What Aunt Marty Taught Me About Canning and Life

Writer Annette Thurmon revisits the memory of her aunt’s basement canning closet and finds the foundation of her values.

Annette Thurmon

Simply Recipes / Annette Thurmon

I don’t have many vivid childhood memories, but the few that are ever-present in my mind are of my aunt Marty. I am six and we are in her small rural West Virginian kitchen making delicious food from scratch for a family meal. There's green bean casserole, cornbread, apple crisp, and her famous stuffing. Most of the ingredients were grown right outside, in her large garden nestled in the mountains. There was always fresh corn, okra, tomatoes, and green beans. Growing and preserving food was in her DNA.

She would say to me, “Annette, run down to the basement and grab me a jar of green beans, please.” The basement was just what you would expect: dark, damp, and filled with antiques and boxes. Her canning jar closet was way down on the left corner. The wooden shelves had pretty flower-patterned liners and each section of jars was labeled in her beautiful cursive handwriting. There were rows and rows of jars filled to the brim with pickles, sauces, and jams that aunt Marty grew, harvested, and canned. She canned into her eighties, and her passion has stuck with me and defined who I've become.

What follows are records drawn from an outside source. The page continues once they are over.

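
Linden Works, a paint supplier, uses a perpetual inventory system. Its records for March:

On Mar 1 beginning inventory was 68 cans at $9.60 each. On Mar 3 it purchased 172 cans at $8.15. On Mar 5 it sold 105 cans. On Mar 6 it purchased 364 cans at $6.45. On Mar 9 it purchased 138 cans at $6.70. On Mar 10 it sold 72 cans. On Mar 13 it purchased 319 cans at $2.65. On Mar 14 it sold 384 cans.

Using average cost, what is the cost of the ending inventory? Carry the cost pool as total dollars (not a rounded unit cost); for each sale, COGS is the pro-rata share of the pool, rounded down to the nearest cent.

After Mar 1: 68 on hand, pool $652.80 (≈ $9.6000 each)
After Mar 3: 240 on hand, pool $2,054.60 (≈ $8.5608 each)
Mar 5, sell 105: 105/240 × $2,054.60 → $898.88
After Mar 6: 499 on hand, pool $3,503.52 (≈ $7.0211 each)
After Mar 9: 637 on hand, pool $4,428.12 (≈ $6.9515 each)
Mar 10, sell 72: 72/637 × $4,428.12 → $500.50
After Mar 13: 884 on hand, pool $4,772.97 (≈ $5.3993 each)
Mar 14, sell 384: 384/884 × $4,772.97 → $2,073.32
Total COGS = $898.88 + $500.50 + $2,073.32 = $3,472.70
Ending inventory (cost pool remaining) = $2,699.65
Check: goods available $6,172.35 = COGS $3,472.70 + ending $2,699.65

Ending inventory = $2,699.65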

Fast forward 30 years, I moved out of the city into a small Southern town in Georgia. I was in search of a more abundant life—one filled with more connection and joy. I yearned to get back to nature. So, I went from designing wedding gowns to chasing chickens around our property in the country. Away from a world of deadlines, constant notifications, and busyness, I finally found joy in the soil that I tilled, in the foods I that I grew, in caring for animals, and looking up at sunny azure skies.

The first time aunt Marty visited, I was so proud to show her my homegrown tomatoes and eager to have her show me her ways. I had little experience gardening or canning, but the thought of having fresh pizza sauce in the middle of winter was very motivating to me. When she talked about canning, the process did not seem scary or complicated. She walked me through the canning steps with such graceful and effortless flow. In that moment, I truly began understand the benefits of country living—she shined the light on my calling in this simpler life. The days are long and the tasks are many but there is great satisfaction found in the fruits of our labor. 

The other day, I harvested about 40 tomatoes and decided to make barbecue sauce. It’s no joke—it took me four hours from start to finish, and it yielded one jar! Just one! For a moment, it felt like a waste of my time. Then, I realized something: Those four hours were spent with my three-year-old daughter by my side. She helped gather the tomatoes, and she watched as I carefully peeled and cooked them down. It took longer only because her tiny hands and feet needed my attention along the way. I will never forget these sweet memories with her in the kitchen. Though one jar is not a lot, the lessons I learned from that jar will forever be a part of my story.

"The days are long and the tasks are many but there is great satisfaction found in the fruits of our labor." 

Canning is an old method of preserving with time-honored values that I'm still learning. Through canning, Aunt Mary has shown me a love of gardening and savoring the fruits of my labor. There’s also the respect for the generations who came before me—I feel a sense of joy and pride about following in her footsteps. These are beautiful and tangible values that I feel every time I open a jar of something I grew and preserved.

I hope you find the same joy when you can.